One important aspect of today's technology is the automobile, since nearly every household in America owns one. The internal combustion engine is one critical component of the car. The engine converts chemical energy into mechanical energy mainly using the 4-stroke cycle and the crankshaft. The crankshaft changes linear motion into rotational motion. The crankshaft shown on page 2 turns the up-down motion of the pistons into rotational motion of the flywheel.

The purpose of my work was to build a device to help students understand the function of the crankshaft in an internal combustion engine. The crankshaft demonstration must make the crankshaft function easier to understand and it must also be clearly observable. Our demonstration was an attempt to copy an engine but to make the rotation of the crankshaft visible and observable. Below is a picture of a crankshaft as found in a car engine.
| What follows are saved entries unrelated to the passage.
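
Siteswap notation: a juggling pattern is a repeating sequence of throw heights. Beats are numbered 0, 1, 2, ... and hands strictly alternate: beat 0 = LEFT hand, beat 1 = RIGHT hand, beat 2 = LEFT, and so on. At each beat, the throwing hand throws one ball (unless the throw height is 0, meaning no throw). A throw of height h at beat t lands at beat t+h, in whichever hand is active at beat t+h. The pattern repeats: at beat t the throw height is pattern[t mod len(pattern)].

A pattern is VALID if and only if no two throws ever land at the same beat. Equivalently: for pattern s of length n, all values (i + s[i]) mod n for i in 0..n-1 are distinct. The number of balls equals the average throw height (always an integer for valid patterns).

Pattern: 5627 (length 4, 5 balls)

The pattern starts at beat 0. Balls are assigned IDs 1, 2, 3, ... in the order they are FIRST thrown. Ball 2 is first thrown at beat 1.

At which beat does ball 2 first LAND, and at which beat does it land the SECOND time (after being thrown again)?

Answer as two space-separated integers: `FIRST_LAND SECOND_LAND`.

Answer: 7 14

Derivation:
Beat 0 (L): throw ball1 h=5 -> lands@5:R; in-air after throw: [b1@5:R]
Beat 1 (R): throw ball2 h=6 -> lands@7:R; in-air after throw: [b1@5:R b2@7:R]
Beat 2 (L): throw ball3 h=2 -> lands@4:L; in-air after throw: [b3@4:L b1@5:R b2@7:R]
Beat 3 (R): throw ball4 h=7 -> lands@10:L; in-air after throw: [b3@4:L b1@5:R b2@7:R b4@10:L]
Beat 4 (L): throw ball3 h=5 -> lands@9:R; in-air after throw: [b1@5:R b2@7:R b3@9:R b4@10:L]
Beat 5 (R): throw ball1 h=6 -> lands@11:R; in-air after throw: [b2@7:R b3@9:R b4@10:L b1@11:R]
Beat 6 (L): throw ball5 h=2 -> lands@8:L; in-air after throw: [b2@7:R b5@8:L b3@9:R b4@10:L b1@11:R]
Beat 7 (R): throw ball2 h=7 -> lands@14:L; in-air after throw: [b5@8:L b3@9:R b4@10:L b1@11:R b2@14:L]
Beat 8 (L): throw ball5 h=5 -> lands@13:R; in-air after throw: [b3@9:R b4@10:L b1@11:R b5@13:R b2@14:L]
Beat 9 (R): throw ball3 h=6 -> lands@15:R; in-air after throw: [b4@10:L b1@11:R b5@13:R b2@14:L b3@15:R]
Beat 10 (L): throw ball4 h=2 -> lands@12:L; in-air after throw: [b1@11:R b4@12:L b5@13:R b2@14:L b3@15:R]
Beat 11 (R): throw ball1 h=7 -> lands@18:L; in-air after throw: [b4@12:L b5@13:R b2@14:L b3@15:R b1@18:L]
Beat 12 (L): throw ball4 h=5 -> lands@17:R; in-air after throw: [b5@13:R b2@14:L b3@15:R b4@17:R b1@18:L]
Beat 13 (R): throw ball5 h=6 -> lands@19:R; in-air after throw: [b2@14:L b3@15:R b4@17:R b1@18:L b5@19:R]
Beat 14 (L): throw ball2 h=2 -> lands@16:L; in-air after throw: [b3@15:R b2@16:L b4@17:R b1@18:L b5@19:R]
Ball 2: thrown@1 h=6 -> first land @7; rethrown@7 h=7 -> second land @14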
Our demonstration was to simulate this look almost exactly, i.e. the crank, pistons, and cylinders were to be located in a similar fashion as they are found in a car engine.

Fig. 1: View of Automobile Crankshaft, Pistons, and Cylinders taken from Crouse and Anglin. Automotive Engines, 8th Edition, Macmillan/McGraw-Hill, New York: 1995.

It was decided that a clear acrylic enclosure was to be designed and built to go along with a base for the crankshaft that was already built. The design phase went from simple conceptual pencil drawings to more sophisticated drawings on CAD. After all the necessary measurements were made and materials ordered, a mock enclosure was built out of cardboard to ensure that no detail was overlooked. Any flaws found at this stage were easily corrected and construction began. Construction consisted of cutting and preparing all acrylic materials and then gluing them together. The final assembly was then mounted onto the base of the crankshaft using L-brackets to provide stability and support. The project was a success; all design requirements were met and the final product has a professional appearance.